BRUSSELS • The European Union (EU) has agreed on a defence plan that could see it sending rapid-response forces abroad for the first time, as US President-elect Donald Trump's criticism of allies appeared to galvanise Europe into revamping its strategy.
The plan set out by EU defence and foreign ministers could allow the bloc to send forces to stabilise a crisis before United Nations peacekeepers can take over, and more broadly cement a willingness to act without the United States.
"Europe needs to be able to act for its own security," French Defence Minister Jean-Yves Le Drian told reporters on Monday.
"This will allow Europe to take a step towards its strategic autonomy," said Mr Le Drian, who has led the EU efforts along with Germany and EU foreign policy chief Federica Mogherini, using EU code language for greater independence of Washington.
The 16-page plan lists tasks and aims, many of which risk remaining abstract without an increase in funding.

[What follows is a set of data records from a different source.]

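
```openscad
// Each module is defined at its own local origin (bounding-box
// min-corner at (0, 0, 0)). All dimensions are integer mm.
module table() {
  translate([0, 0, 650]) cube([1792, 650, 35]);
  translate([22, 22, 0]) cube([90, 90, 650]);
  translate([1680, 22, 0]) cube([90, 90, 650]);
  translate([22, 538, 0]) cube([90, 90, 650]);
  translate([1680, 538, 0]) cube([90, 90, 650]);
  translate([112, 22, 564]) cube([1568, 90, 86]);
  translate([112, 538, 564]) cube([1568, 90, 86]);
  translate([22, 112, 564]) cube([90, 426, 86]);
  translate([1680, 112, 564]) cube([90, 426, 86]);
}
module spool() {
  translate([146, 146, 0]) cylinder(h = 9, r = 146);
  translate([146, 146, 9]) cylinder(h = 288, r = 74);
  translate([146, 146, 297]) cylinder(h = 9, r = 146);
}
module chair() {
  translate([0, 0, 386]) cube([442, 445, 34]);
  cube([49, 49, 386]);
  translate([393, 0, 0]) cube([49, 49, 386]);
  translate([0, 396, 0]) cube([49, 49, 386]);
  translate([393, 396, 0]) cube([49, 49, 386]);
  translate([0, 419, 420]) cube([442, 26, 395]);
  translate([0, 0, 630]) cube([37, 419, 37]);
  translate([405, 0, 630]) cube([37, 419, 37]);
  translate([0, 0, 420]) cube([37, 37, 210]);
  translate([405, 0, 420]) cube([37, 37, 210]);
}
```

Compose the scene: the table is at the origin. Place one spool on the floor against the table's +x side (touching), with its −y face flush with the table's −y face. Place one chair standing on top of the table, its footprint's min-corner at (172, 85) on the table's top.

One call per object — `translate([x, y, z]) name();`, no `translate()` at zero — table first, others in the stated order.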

But it nonetheless takes on special relevance after Mr Trump's comments during his campaign for the US presidency in which he sniped at low levels of defence spending by some of Nato's European members.
Ms Mogherini said there was support from governments on using so-called EU battle groups of 1,500 personnel, which have been operational since 2007 but never used.
Europe needs to be able to act for its own security. This will allow Europe to take a step towards its strategic autonomy.
FRENCH DEFENCE MINISTER JEAN-YVES LE DRIAN, on the new defence plan.
EU leaders must still sign off on the plan next month, while divisive aspects over money were left for officials to work out next year. Proposals for a European military headquarters were scaled back to focus on civilian missions.
Figures on the table for funding the EU plan pale in comparison to the US$18 billion (S$25.4 billion) that the US aims to spend over the next five years on new technologies.
During the US election campaign, Mr Trump threatened to abandon US allies in Europe if they did not spend enough on defence, appearing to question almost 70 years of US military support that has been a cornerstone of American foreign policy.
"Clearly it is a message for all of us to see how we can increase and improve our coordination," Sweden's Foreign Minister Margot Wallstrom said of Mr Trump's campaign comments, even though her country is not itself a member of the US-led Nato alliance.